Department of Biochemistry and Molecular Medicine, Robert-Cedergren Centre for Bioinformatics and Genomics, Université de Montréal, Montreal, Quebec, Canada.
Department of Biochemistry and Molecular Biology, Centre for Comparative Genomics and Evolutionary Bioinformatics, Dalhousie University, Halifax, Nova Scotia, Canada.
Mol Biol Evol. 2021 Mar 9;38(3):788-804. doi: 10.1093/molbev/msaa223.

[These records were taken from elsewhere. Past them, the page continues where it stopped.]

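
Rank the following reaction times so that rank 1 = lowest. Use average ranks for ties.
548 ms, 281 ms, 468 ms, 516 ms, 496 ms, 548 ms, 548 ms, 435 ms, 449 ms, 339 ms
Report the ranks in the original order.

Sorted (ascending): 281, 339, 435, 449, 468, 496, 516, 548, 548, 548
The 3 values of 548 occupy positions 8–10 → average rank 9.

9, 1, 5, 7, 6, 9, 9, 3, 4, 2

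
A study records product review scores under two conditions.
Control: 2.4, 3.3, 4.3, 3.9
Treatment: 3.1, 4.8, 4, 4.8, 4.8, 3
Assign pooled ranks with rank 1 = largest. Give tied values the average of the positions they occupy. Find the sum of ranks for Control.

Sorted (descending): 4.8, 4.8, 4.8, 4.3, 4, 3.9, 3.3, 3.1, 3, 2.4
The 3 values of 4.8 occupy positions 1–3 → average rank 2.
Control values → pooled ranks: 2.4→10, 3.3→7, 4.3→4, 3.9→6
Rank sum = 10 + 7 + 4 + 6 = 27

27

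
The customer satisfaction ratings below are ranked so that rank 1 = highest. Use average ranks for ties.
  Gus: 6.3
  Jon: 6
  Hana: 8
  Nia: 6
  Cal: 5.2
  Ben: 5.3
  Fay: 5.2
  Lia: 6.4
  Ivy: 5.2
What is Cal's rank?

Sorted (descending): 8, 6.4, 6.3, 6, 6, 5.3, 5.2, 5.2, 5.2
The 2 values of 6 occupy positions 4–5 → average rank (4+5)/2 = 4.5.
The 3 values of 5.2 occupy positions 7–9 → average rank 8.
Cal has value 5.2 → rank 8.

8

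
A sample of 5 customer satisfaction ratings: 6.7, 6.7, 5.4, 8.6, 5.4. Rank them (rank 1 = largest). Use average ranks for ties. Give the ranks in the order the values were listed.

2.5, 2.5, 4.5, 1, 4.5

Sorted (descending): 8.6, 6.7, 6.7, 5.4, 5.4
The 2 values of 6.7 occupy positions 2–3 → average rank (2+3)/2 = 2.5.
The 2 values of 5.4 occupy positions 4–5 → average rank (4+5)/2 = 4.5.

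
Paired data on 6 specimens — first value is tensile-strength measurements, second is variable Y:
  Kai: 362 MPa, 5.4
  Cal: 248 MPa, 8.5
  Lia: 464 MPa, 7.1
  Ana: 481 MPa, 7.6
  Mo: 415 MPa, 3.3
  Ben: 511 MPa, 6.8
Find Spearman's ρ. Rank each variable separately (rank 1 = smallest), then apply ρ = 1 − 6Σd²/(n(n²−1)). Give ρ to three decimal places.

Ranks of variable 1: 2, 1, 4, 5, 3, 6
Ranks of variable 2: 2, 6, 4, 5, 1, 3
d = r₁ − r₂: 0, -5, 0, 0, 2, 3
d²: 0, 25, 0, 0, 4, 9; Σd² = 38
ρ = 1 − 6·38/(6·35) = 1 − 228/210 = -0.086

-0.086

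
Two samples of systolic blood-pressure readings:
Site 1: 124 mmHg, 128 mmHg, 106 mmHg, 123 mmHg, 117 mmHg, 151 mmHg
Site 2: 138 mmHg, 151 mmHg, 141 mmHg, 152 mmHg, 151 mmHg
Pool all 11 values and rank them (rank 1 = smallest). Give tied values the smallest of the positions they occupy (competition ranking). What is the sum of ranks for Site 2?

40

Sorted (ascending): 106, 117, 123, 124, 128, 138, 141, 151, 151, 151, 152
The 3 values of 151 occupy positions 8–10 → each gets rank 8.
Site 2 values → pooled ranks: 138→6, 151→8, 141→7, 152→11, 151→8
Rank sum = 6 + 8 + 7 + 11 + 8 = 40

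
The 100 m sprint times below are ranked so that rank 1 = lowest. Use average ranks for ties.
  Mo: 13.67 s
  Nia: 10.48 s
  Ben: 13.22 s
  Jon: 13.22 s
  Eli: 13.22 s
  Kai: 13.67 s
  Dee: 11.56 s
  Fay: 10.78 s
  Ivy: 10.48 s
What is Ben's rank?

6

Sorted (ascending): 10.48, 10.48, 10.78, 11.56, 13.22, 13.22, 13.22, 13.67, 13.67
The 2 values of 10.48 occupy positions 1–2 → average rank (1+2)/2 = 1.5.
The 3 values of 13.22 occupy positions 5–7 → average rank 6.
The 2 values of 13.67 occupy positions 8–9 → average rank (8+9)/2 = 8.5.
Ben has value 13.22 s → rank 6.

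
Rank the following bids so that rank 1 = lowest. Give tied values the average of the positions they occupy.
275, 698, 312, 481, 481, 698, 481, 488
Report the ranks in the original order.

1, 7.5, 2, 4, 4, 7.5, 4, 6

Sorted (ascending): 275, 312, 481, 481, 481, 488, 698, 698
The 3 values of 481 occupy positions 3–5 → average rank 4.
The 2 values of 698 occupy positions 7–8 → average rank (7+8)/2 = 7.5.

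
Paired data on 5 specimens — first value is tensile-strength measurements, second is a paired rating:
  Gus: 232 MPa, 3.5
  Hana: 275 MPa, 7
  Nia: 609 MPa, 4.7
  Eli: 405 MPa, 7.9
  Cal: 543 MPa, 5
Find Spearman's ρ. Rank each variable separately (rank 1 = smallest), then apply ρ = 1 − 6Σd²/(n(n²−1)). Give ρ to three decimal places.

Ranks of variable 1: 1, 2, 5, 3, 4
Ranks of variable 2: 1, 4, 2, 5, 3
d = r₁ − r₂: 0, -2, 3, -2, 1
d²: 0, 4, 9, 4, 1; Σd² = 18
ρ = 1 − 6·18/(5·24) = 1 − 108/120 = 0.100

0.100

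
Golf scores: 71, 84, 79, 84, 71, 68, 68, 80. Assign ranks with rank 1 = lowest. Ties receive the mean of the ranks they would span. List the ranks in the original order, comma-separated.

3.5, 7.5, 5, 7.5, 3.5, 1.5, 1.5, 6

Sorted (ascending): 68, 68, 71, 71, 79, 80, 84, 84
The 2 values of 68 occupy positions 1–2 → average rank (1+2)/2 = 1.5.
The 2 values of 71 occupy positions 3–4 → average rank (3+4)/2 = 3.5.
The 2 values of 84 occupy positions 7–8 → average rank (7+8)/2 = 7.5.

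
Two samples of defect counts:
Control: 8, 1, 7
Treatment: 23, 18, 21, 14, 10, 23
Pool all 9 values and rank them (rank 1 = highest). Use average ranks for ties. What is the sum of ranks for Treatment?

21

Sorted (descending): 23, 23, 21, 18, 14, 10, 8, 7, 1
The 2 values of 23 occupy positions 1–2 → average rank (1+2)/2 = 1.5.
Treatment values → pooled ranks: 23→1.5, 18→4, 21→3, 14→5, 10→6, 23→1.5
Rank sum = 1.5 + 4 + 3 + 5 + 6 + 1.5 = 21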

The mitoribosome, as known from studies in model organisms, deviates considerably from its ancestor, the bacterial ribosome. Deviations include substantial reduction of the mitochondrial ribosomal RNA (mt-rRNA) structure and acquisition of numerous mitochondrion-specific (M) mitoribosomal proteins (mtRPs). A broadly accepted view assumes that M-mtRPs compensate for structural destabilization of mt-rRNA resulting from its evolutionary remodeling. Since most experimental information on mitoribosome makeup comes from eukaryotes having derived mitochondrial genomes and mt-rRNAs, we tested this assumption by investigating the mitochondrial translation machinery of jakobids, a lineage of unicellular protists with the most bacteria-like mitochondrial genomes. We report here proteomics analyses of the Andalucia godoyi small mitoribosomal subunit and in silico transcriptomic and comparative genome analyses of four additional jakobids. Jakobids have mt-rRNA structures that minimally differ from their bacterial counterparts. Yet, with at least 31 small subunit and 44 large subunit mtRPs, the mitoriboproteome of Andalucia is essentially as complex as that in animals or fungi. Furthermore, the relatively high conservation of jakobid sequences has helped to clarify the identity of several mtRPs, previously considered to be lineage-specific, as divergent homologs of conserved M-mtRPs, notably mS22 and mL61. The coexistence of bacteria-like mt-rRNAs and a complex mitoriboproteome refutes the view that M-mtRPs were ancestrally recruited to stabilize deviations of mt-rRNA structural elements. We postulate instead that the numerous M-mtRPs acquired in the last eukaryotic common ancestor allowed mt-rRNAs to pursue a broad range of evolutionary trajectories across lineages: from dramatic reduction to acquisition of novel elements to structural conservatism.
线粒体核糖体,正如在模式生物研究中所发现的,与它的祖先细菌核糖体有很大的不同。这种差异包括线粒体核糖体 RNA(mt-rRNA)结构的大量减少和获得许多线粒体特异的(M)线粒体核糖体蛋白(mtRPs)。一个被广泛接受的观点是,M-mtRPs 补偿了 mt-rRNA 因进化重塑而导致的结构不稳定。由于大多数关于线粒体核糖体组成的实验信息来自于具有衍生线粒体基因组和 mt-rRNAs 的真核生物,我们通过研究单细胞原生动物 jakobids 的线粒体翻译机制来检验这个假设,jakobids 的线粒体基因组与细菌最为相似。我们在这里报告了对 Andalucia godoyi 小线粒体核糖体亚基的蛋白质组学分析,以及对另外四个 jakobids 的转录组学和比较基因组学的分析。Jakobids 的 mt-rRNA 结构与细菌的 mt-rRNA 结构最小程度上有所不同。然而,Andalucia 的小亚基和大亚基 mtRPs 至少有 31 个和 44 个,线粒体核糖体蛋白组与动物或真菌基本相同。此外,jakobid 序列的相对高度保守有助于澄清几个先前被认为是谱系特异性的 mtRPs 的身份,如保守的 M-mtRPs 的 diverged同源物,特别是 mS22 和 mL61。具有细菌样 mt-rRNA 和复杂的线粒体核糖体蛋白组的共存反驳了 M-mtRPs 是为了稳定 mt-rRNA 结构元件的偏离而从祖先招募的观点。我们假设,在最后的真核生物共同祖先中获得的大量 M-mtRPs 允许 mt-rRNAs 在谱系中追求广泛的进化轨迹:从剧烈减少到获得新的元素到结构保守性。